An inkjet printer forms an image on a print medium by placing a pattern of dots on the medium. Possible dot locations are represented by an array or grid of pixels that are arranged in a rectilinear array of rows and columns. The center-to-center distance between pixels, or dot pitch, is determined by the resolution of the printer. For example, for a printer capable of printing 300 dots per inch (dpi), the dot pitch of the array is 1/300 of an inch.
The quality of printed images produced by an inkjet printer depends in part on the resolution of the printer. Typically, higher or finer resolutions, where the printed dots are more closely spaced, results in higher quality images. Increasing the resolution of an inkjet printer increases the number of dots to be printed in a unit area by the product of the increase factor in each dimension in the grid. For example, doubling the print resolution from 300 to 600 dpi in a square grid results in four times as many dots per unit area. Consequently, without a decrease in dot size, four times as much ink would be printed in the same area. If too much ink is printed in a given area, the print medium can become saturated. Ink saturation can cause smudging and wrinkling of the medium.

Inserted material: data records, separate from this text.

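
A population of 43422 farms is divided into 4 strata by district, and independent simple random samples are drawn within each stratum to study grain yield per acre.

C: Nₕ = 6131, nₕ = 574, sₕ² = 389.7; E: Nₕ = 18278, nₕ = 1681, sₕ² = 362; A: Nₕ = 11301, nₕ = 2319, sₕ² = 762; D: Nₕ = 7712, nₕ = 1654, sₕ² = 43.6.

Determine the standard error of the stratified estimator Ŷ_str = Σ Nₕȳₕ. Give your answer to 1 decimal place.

11092.5

Var(Ŷ_str) = Σₕ Nₕ²(1 − fₕ)sₕ²/nₕ.
C: 6131²·(1 − 574/6131)·389.7/574 = 2.3130777 × 10^7.
E: 18278²·(1 − 1681/18278)·362/1681 = 6.5327964 × 10^7.
A: 11301²·(1 − 2319/11301)·762/2319 = 3.335371 × 10^7.
D: 7712²·(1 − 1654/7712)·43.6/1654 = 1.2315365 × 10^6.
Sum = 1.2304399 × 10^8.
SE = √(1.2304399 × 10^8) = 11092.5.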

One way to avoid saturating a print medium when printing dots that are larger than optimal for the grid resolution is to reduce the size of each dot. However, significant reductions in dot size may be extremely difficult, if not impractical, to achieve.
Addressing and placing a dot of ink at every pixel location in a high-resolution grid requires many redundant nozzles, very slow print head travel across the medium, or very high firing frequency. With each of these options there is either increased cost, slowed performance, or difficult technical challenges.
Therefore a method of printing is needed that provides high-resolution printing using a dot size that is larger than optimal for the grid resolution, while avoiding ink saturation of the print medium.
Further, true high-resolution printing involves large amounts of image data. For example, 1200.times.1200 dpi printing involves four times as much data as 600.times.600 dpi printing. The standard parallel port interface between a host computer and a printer can become a data bottleneck when transferring high-resolution print data to the printer. Faster and more efficient methods of transferring print data from the host computer to the printer are needed.